Makale özeti ve diğer detaylar.
Bu çalışma, Ankara’da yeni kurulan bir okula, 1937 yılında gönderilmiş mektuplara dayanarak gerçekleştirilmiştir. Bu okul yeni nesiller için müzik öğretmeni yetiştirmek amacıyla kurulmuş ancak 1936 yılında temsil şubesinin de eklenmesiyle Devlet Konservatuvarı’nın ilk nüvesini oluşturmuştu. Okulun akademik kadrosu tarafından ihmal edilen ve arşiv kurumlarının ilgilenmediği bu dökümanlar, okulun eski binasının bodrumunda bir tesadüf eseri bulunmuştur. Bunlar akademiye girmek için sınava kabul edilmek isteyen öğrenci adaylarının dilekçelerini içermektedir.

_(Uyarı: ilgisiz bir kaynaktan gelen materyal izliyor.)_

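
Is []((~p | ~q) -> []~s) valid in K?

Invalid (countermodel exists)

Tableau for the negation ~[]((~p | ~q) -> []~s):
1. ~[]((~p | ~q) -> []~s), u
2. ~((~p | ~q) -> []~s), v
3. ~p | ~q, v
4. ~[]~s, v
5. ~q, v
6. s, w
Accessibility: uRv, vRw
The negation has an open branch (countermodel exists).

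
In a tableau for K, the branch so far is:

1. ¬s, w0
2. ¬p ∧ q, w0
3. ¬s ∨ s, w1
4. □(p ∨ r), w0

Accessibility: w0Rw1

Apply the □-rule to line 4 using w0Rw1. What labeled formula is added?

p ∨ r, w1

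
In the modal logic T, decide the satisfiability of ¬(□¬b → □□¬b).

Satisfiable (open branch found)

1. ¬(□¬b → □□¬b), w0
2. □¬b, w0   [¬→-rule on 1]
3. ¬□□¬b, w0   [¬→-rule on 1]
4. ¬b, w0   [□-rule on 2 via w0Rw0]
5. ¬□¬b, w1   [¬□-rule on 3: fresh world w1, w0Rw1]
6. ¬b, w1   [□-rule on 2 via w0Rw1]
7. b, w2   [¬□-rule on 5: fresh world w2, w1Rw2]
Accessibility: w0Rw0, w0Rw1, w1Rw1, w1Rw2, w2Rw2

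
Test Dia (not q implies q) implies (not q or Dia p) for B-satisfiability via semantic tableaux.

1. Dia (not q implies q) implies (not q or Dia p), u
2. not q or Dia p, u
3. Dia p, u
4. p, v
Accessibility: uRu, uRv, vRu, vRv

Yes, satisfiable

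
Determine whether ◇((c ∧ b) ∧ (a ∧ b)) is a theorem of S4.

No, not valid

Tableau for the negation ¬◇((c ∧ b) ∧ (a ∧ b)):
1. ¬◇((c ∧ b) ∧ (a ∧ b)), w0
2. ¬((c ∧ b) ∧ (a ∧ b)), w0
3. ¬(a ∧ b), w0
4. ¬b, w0
Accessibility: w0Rw0
The negation has an open branch (countermodel exists).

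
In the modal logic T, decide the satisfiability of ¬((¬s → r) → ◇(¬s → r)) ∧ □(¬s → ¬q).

1. ¬((¬s → r) → ◇(¬s → r)) ∧ □(¬s → ¬q), u
2. ¬((¬s → r) → ◇(¬s → r)), u
3. □(¬s → ¬q), u
4. ¬s → r, u
5. ¬◇(¬s → r), u
6. ¬s → ¬q, u
7. ¬(¬s → r), u
8. ¬s, u
9. ¬r, u
10. r, u
Accessibility: uRu
Branch closes: r and ¬r both at u.
Every branch closes; the branch above is one of them.

No, unsatisfiable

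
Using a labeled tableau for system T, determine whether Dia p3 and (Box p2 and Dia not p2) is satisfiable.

No, unsatisfiable

1. Dia p3 and (Box p2 and Dia not p2), u
2. Dia p3, u   [and-rule on 1]
3. Box p2 and Dia not p2, u   [and-rule on 1]
4. Box p2, u   [and-rule on 3]
5. Dia not p2, u   [and-rule on 3]
6. p2, u   [Box-rule on 4 via uRu]
7. p3, v   [Dia-rule on 2: fresh world v, uRv]
8. p2, v   [Box-rule on 4 via uRv]
9. not p2, w   [Dia-rule on 5: fresh world w, uRw]
10. p2, w   [Box-rule on 4 via uRw]
Accessibility: uRu, uRv, uRw, vRv, wRw
Branch closes: p2 and not p2 both at w.
Every branch closes; the branch above is one of them.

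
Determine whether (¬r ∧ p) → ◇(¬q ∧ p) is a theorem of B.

No, not valid

Tableau for the negation ¬((¬r ∧ p) → ◇(¬q ∧ p)):
1. ¬((¬r ∧ p) → ◇(¬q ∧ p)), 0
2. ¬r ∧ p, 0
3. ¬◇(¬q ∧ p), 0
4. ¬r, 0
5. p, 0
6. ¬(¬q ∧ p), 0
7. q, 0
Accessibility: 0R0
The negation has an open branch (countermodel exists).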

Bu mektupları okurken, onların yeksenak hayatlarını değiştirmeye olan isteklerinin yanında yeni kurulmuş Türkiye Cumhuriyeti’nin çağdaş düşüncesinin yankılarını da görürüz. Düşündükleri, yazdıkları ama en önemlisi kendilerini nasıl tanımladıkları, bize gelişen Türk toplumu hakkında tarihsel bir panaroma vermektedir.

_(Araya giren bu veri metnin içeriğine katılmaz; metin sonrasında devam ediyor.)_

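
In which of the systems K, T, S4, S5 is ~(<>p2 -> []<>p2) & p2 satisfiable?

K, T, S4

S4-tableau for the formula:
1. ~(<>p2 -> []<>p2) & p2, 0
2. ~(<>p2 -> []<>p2), 0
3. p2, 0
4. <>p2, 0
5. ~[]<>p2, 0
6. p2, 1
7. ~<>p2, 2
8. ~p2, 2
Accessibility: 0R0, 0R1, 0R2, 1R1, 2R2
Complete open branch: satisfiable in S4, hence also in K, T (this S4-model is also a K-model and a T-model).
S5-tableau for the formula:
1. ~(<>p2 -> []<>p2) & p2, 0
2. ~(<>p2 -> []<>p2), 0
3. p2, 0
4. <>p2, 0
5. ~[]<>p2, 0
6. p2, 1
7. ~<>p2, 2
8. ~p2, 0
Accessibility: 0R0, 0R1, 0R2, 1R0, 1R1, 1R2, 2R0, 2R1, 2R2
Branch closes: p2 and ~p2 both at 0.
Every branch closes (one shown): unsatisfiable in S5.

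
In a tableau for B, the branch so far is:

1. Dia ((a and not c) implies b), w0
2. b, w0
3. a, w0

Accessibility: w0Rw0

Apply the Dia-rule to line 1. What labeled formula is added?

a fresh world w1 with w0Rw1, and (a and not c) implies b at w1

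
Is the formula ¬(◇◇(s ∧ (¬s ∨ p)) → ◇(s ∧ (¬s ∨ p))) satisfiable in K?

Satisfiable

1. ¬(◇◇(s ∧ (¬s ∨ p)) → ◇(s ∧ (¬s ∨ p))), u
2. ◇◇(s ∧ (¬s ∨ p)), u
3. ¬◇(s ∧ (¬s ∨ p)), u
4. ◇(s ∧ (¬s ∨ p)), v
5. ¬(s ∧ (¬s ∨ p)), v
6. ¬(¬s ∨ p), v
7. s, v
8. ¬p, v
9. s ∧ (¬s ∨ p), w
10. s, w
11. ¬s ∨ p, w
12. p, w
Accessibility: uRv, vRw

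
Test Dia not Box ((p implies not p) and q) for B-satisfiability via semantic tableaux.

Satisfiable (open branch found)

1. Dia not Box ((p implies not p) and q), u
2. not Box ((p implies not p) and q), v
3. not ((p implies not p) and q), w
4. not q, w
Accessibility: uRu, uRv, vRu, vRv, vRw, wRv, wRw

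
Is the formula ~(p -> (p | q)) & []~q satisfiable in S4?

1. ~(p -> (p | q)) & []~q, 0
2. ~(p -> (p | q)), 0
3. []~q, 0
4. p, 0
5. ~(p | q), 0
6. ~p, 0
7. ~q, 0
Accessibility: 0R0
Branch closes: p and ~p both at 0.
All branches of the tableau close; one closing branch shown above.

Unsatisfiable (every branch closes)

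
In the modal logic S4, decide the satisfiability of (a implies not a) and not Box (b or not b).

Unsatisfiable

1. (a implies not a) and not Box (b or not b), u
2. a implies not a, u   [and-rule on 1]
3. not Box (b or not b), u   [and-rule on 1]
4. not a, u   [implies-rule on 2 (branches; this branch)]
5. not (b or not b), v   [neg-Box-rule on 3: fresh world v, uRv]
6. not b, v   [neg-or-rule on 5]
7. b, v   [neg-or-rule on 5]
Accessibility: uRu, uRv, vRv
Branch closes: b and not b both at v.
Every branch closes; the branch above is one of them.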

This study is based on letters sent in 1937 to a newly-founded school in Ankara. This school was established with the purpose of producing music teachers for the new generations, but formed the nucleus of the State Conservatory with the addition in 1936 of a drama department. These documents, ignored by the school’s academic staff and overlooked by archive institutions, were found by chance at the basement of the school’s old building. These consist of petitions of student candidates for acceptance to take the exams. Reading these letters we not only feel their desires to change their monotonous lives, but also see the echoes of the contemporary thoughts of the newly-formed Republic of Turkey. Their thoughts, writings and most importantly their self-definitions present a historical panorama of the developing Turkish Society.